Reported on gaming newsgroups, the ESRB won’t look at downloadable games until after release, following a change in its the rating procedure.
Gaming newsgroups report that the Entertainment Software Ratings Board (ESRB) which is responsible for rating all of the games released and judging which age group is appropriate for the content of each game has been flooded by the availability of new downloadable games available each week. The system, up to now, has relied on ESRB employees personally rating each game before release. The flood of downloadable video games being created every week has become too much for the ESRB and in an attempt to streamline the ratings process a computer program will now be used to decide a game’s rating.
Previously, every game was vetted by a independent panel, and a report would then be written detailing exactly why a game received a rating. Now, publishers will be given much more power, as they will have to fill out a digital questionnaire which will then be used to determine the rating the game receives.

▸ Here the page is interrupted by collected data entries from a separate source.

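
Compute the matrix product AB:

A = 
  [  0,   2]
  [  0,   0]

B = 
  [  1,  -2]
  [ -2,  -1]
A is 2×2 and B is 2×2, so AB is 2×2. Each entry is (row of A)·(column of B):
AB[1,1] = (0)(1) + (2)(-2) = -4
AB[1,2] = (0)(-2) + (2)(-1) = -2
AB[2,1] = (0)(1) + (0)(-2) = 0
AB[2,2] = (0)(-2) + (0)(-1) = 0

AB = 
  [ -4,  -2]
  [  0,   0]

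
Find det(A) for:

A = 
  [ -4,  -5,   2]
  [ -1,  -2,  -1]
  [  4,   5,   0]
6

Cofactor expansion along row 1:
det(A) = (-4)·((-2)(0) - (-1)(5)) - (-5)·((-1)(0) - (-1)(4)) + (2)·((-1)(5) - (-2)(4))
  = (-4)(5) - (-5)(4) + (2)(3)
  = 6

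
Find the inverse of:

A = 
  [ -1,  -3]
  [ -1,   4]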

The computer then analyzes the readings and awards the game a rating based on the answers that were given. At the moment, only games on Xbox Live Arcade and PlayStation Network will be scrutinized by the computer. The system is designed to have no human beings to help out with the rating process.
For now, mobile, Facebook and all other types of games will continue to undergo the traditional rating process, which involves completion of a more open-ended questionnaire and review of a content DVD by a minimum of three raters who reach consensus on the appropriate rating.